For the image deblurring problem, we presented OSCM and TSCM using a TFOV regularization functional. In addition to guaranteeing strictly positive outcomes, both OSCM and TSCM impose upper limitations on image intensity levels, maintaining them within a predetermined range. We applied our proposed approaches to conduct numerical tests on various image types, including synthetic, real, complex, satellite and non-texture images. To evaluate our algorithms, we also used images from Levin’s dataset [63]. We compared the OSCM and TSCM with the most recent TFOV-based approaches, mainly TV, OLM, TLM, RLTV, and NFOV. The numerical tests demonstrated the efficiency of our proposed techniques.

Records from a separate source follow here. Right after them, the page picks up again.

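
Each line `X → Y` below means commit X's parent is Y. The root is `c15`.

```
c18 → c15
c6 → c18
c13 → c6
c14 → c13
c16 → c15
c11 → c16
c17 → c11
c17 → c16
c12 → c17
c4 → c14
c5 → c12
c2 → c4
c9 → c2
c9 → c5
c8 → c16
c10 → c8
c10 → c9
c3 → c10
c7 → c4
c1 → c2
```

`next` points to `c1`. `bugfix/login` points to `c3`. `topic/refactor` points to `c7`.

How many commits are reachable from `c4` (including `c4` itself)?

6

Walking parent pointers from c4: reachable set = {c13, c14, c15, c18, c4, c6}.
That is 6 commits.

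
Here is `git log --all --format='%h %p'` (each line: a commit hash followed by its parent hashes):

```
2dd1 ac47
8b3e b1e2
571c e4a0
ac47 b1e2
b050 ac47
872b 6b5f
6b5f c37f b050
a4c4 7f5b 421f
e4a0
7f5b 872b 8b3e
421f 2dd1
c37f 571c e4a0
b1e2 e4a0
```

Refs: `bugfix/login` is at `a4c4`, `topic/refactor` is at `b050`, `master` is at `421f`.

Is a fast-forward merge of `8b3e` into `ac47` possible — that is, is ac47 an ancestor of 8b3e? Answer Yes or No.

A fast-forward from ac47 to 8b3e is possible iff ac47 is an ancestor of 8b3e.
Ancestors of 8b3e: {8b3e, b1e2, e4a0}.
ac47 is not among them, so fast-forward is not possible.

No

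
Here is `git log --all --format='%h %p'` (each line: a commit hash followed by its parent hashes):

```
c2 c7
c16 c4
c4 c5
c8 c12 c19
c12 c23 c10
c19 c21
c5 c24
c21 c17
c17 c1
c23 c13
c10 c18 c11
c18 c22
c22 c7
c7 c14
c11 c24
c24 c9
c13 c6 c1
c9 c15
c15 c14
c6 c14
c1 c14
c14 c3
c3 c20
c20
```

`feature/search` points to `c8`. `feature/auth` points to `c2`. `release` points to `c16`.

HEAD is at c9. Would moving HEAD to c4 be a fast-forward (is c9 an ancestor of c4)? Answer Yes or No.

A fast-forward from c9 to c4 is possible iff c9 is an ancestor of c4.
Ancestors of c4: {c14, c15, c20, c24, c3, c4, c5, c9}.
c9 is among them, so fast-forward is possible.

Yes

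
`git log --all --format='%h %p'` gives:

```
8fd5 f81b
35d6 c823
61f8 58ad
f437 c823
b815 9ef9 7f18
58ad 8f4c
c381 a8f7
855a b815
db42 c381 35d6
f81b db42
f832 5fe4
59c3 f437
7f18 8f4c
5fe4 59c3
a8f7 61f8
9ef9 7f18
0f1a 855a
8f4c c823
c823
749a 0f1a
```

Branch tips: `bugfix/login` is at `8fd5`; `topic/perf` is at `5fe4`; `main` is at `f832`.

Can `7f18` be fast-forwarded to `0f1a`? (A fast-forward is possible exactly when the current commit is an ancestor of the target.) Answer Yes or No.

Yes

A fast-forward from 7f18 to 0f1a is possible iff 7f18 is an ancestor of 0f1a.
Ancestors of 0f1a: {0f1a, 7f18, 855a, 8f4c, 9ef9, b815, c823}.
7f18 is among them, so fast-forward is possible.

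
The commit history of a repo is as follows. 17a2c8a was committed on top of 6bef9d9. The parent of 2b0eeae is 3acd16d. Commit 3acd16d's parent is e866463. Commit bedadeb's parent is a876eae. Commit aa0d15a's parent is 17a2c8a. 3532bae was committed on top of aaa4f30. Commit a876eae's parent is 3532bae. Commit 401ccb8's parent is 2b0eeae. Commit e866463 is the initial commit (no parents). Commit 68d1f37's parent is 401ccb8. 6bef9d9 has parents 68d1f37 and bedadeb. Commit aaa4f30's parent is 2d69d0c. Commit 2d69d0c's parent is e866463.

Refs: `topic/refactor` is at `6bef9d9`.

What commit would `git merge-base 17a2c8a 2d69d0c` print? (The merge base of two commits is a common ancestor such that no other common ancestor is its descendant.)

2d69d0c

Ancestors of 17a2c8a: {17a2c8a, 2b0eeae, 2d69d0c, 3532bae, 3acd16d, 401ccb8, 68d1f37, 6bef9d9, a876eae, aaa4f30, bedadeb, e866463}.
Ancestors of 2d69d0c: {2d69d0c, e866463}.
Common ancestors: {2d69d0c, e866463}.
Among these, 2d69d0c is not an ancestor of any other common ancestor — it is the merge base.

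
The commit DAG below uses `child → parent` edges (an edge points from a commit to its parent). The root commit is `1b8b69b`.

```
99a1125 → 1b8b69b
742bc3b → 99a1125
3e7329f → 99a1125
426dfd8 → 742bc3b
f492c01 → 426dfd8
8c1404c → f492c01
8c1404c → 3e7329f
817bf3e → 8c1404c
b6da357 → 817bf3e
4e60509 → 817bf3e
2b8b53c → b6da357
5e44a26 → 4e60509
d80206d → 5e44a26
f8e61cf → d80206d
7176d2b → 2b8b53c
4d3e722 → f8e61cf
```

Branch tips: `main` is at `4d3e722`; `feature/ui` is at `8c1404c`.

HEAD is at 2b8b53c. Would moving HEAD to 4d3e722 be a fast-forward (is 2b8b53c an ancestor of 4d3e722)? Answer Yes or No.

No

A fast-forward from 2b8b53c to 4d3e722 is possible iff 2b8b53c is an ancestor of 4d3e722.
Ancestors of 4d3e722: {1b8b69b, 3e7329f, 426dfd8, 4d3e722, 4e60509, 5e44a26, 742bc3b, 817bf3e, 8c1404c, 99a1125, d80206d, f492c01, f8e61cf}.
2b8b53c is not among them, so fast-forward is not possible.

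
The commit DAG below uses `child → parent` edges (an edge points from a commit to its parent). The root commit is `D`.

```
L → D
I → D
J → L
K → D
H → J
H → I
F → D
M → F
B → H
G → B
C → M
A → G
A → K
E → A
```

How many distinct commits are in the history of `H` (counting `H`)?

Walking parent pointers from H: reachable set = {D, H, I, J, L}.
That is 5 commits.

5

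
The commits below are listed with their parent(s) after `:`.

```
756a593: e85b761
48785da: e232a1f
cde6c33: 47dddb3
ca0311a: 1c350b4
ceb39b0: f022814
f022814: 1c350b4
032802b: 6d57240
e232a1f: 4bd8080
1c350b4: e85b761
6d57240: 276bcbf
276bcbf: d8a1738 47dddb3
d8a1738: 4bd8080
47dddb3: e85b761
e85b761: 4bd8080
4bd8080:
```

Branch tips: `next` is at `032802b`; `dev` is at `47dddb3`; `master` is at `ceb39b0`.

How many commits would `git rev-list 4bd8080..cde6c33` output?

Reachable from cde6c33: {47dddb3, 4bd8080, cde6c33, e85b761}.
Reachable from 4bd8080: {4bd8080}.
In cde6c33's history but not 4bd8080's: {47dddb3, cde6c33, e85b761} — 3 commits.

3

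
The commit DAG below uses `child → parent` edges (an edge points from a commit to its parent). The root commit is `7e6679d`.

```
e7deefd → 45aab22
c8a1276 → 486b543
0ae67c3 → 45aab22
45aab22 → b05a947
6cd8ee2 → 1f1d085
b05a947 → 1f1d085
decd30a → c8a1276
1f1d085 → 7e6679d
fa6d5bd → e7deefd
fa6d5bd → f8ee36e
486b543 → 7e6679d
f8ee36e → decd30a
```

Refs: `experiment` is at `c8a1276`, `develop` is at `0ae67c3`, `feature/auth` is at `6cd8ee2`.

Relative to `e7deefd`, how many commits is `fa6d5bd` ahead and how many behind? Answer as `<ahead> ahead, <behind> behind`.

5 ahead, 0 behind

Reachable from fa6d5bd: {1f1d085, 45aab22, 486b543, 7e6679d, b05a947, c8a1276, decd30a, e7deefd, f8ee36e, fa6d5bd}.
Reachable from e7deefd: {1f1d085, 45aab22, 7e6679d, b05a947, e7deefd}.
Only in fa6d5bd's history (ahead): {486b543, c8a1276, decd30a, f8ee36e, fa6d5bd} — 5.
Only in e7deefd's history (behind): {} — 0.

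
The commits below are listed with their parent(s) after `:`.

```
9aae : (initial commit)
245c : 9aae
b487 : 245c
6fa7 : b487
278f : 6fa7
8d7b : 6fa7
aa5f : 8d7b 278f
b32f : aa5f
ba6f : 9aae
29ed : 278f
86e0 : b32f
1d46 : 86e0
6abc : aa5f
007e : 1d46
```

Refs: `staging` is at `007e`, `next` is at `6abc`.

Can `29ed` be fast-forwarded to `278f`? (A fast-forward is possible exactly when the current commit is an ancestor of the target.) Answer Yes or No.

A fast-forward from 29ed to 278f is possible iff 29ed is an ancestor of 278f.
Ancestors of 278f: {245c, 278f, 6fa7, 9aae, b487}.
29ed is not among them, so fast-forward is not possible.

No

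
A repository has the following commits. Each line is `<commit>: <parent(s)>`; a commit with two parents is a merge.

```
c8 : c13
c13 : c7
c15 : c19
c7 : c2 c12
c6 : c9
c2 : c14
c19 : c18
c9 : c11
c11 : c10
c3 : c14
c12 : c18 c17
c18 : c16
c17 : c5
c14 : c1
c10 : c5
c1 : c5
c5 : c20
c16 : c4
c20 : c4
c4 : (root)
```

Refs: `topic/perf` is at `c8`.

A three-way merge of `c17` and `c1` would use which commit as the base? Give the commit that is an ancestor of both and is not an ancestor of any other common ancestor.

c5

Ancestors of c17: {c17, c20, c4, c5}.
Ancestors of c1: {c1, c20, c4, c5}.
Common ancestors: {c20, c4, c5}.
Among these, c5 is not an ancestor of any other common ancestor — it is the merge base.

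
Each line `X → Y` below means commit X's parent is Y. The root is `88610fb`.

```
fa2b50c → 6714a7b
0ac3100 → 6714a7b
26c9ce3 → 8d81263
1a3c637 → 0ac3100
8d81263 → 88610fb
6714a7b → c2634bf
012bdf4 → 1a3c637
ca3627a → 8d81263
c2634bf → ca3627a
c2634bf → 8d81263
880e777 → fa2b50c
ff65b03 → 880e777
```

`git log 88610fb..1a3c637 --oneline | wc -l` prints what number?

6

Reachable from 1a3c637: {0ac3100, 1a3c637, 6714a7b, 88610fb, 8d81263, c2634bf, ca3627a}.
Reachable from 88610fb: {88610fb}.
In 1a3c637's history but not 88610fb's: {0ac3100, 1a3c637, 6714a7b, 8d81263, c2634bf, ca3627a} — 6 commits.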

In the future, we plan to develop the OSCM and TSCM for the other computationally expensive regularization functionals, such as mean curvature functional will be pursued in the future. Additionally, we aim to design a constrained model within a similar framework for the blind image deblurring problem. It is worth noting that under specific conditions, the proposed techniques can be implemented in other image processing models.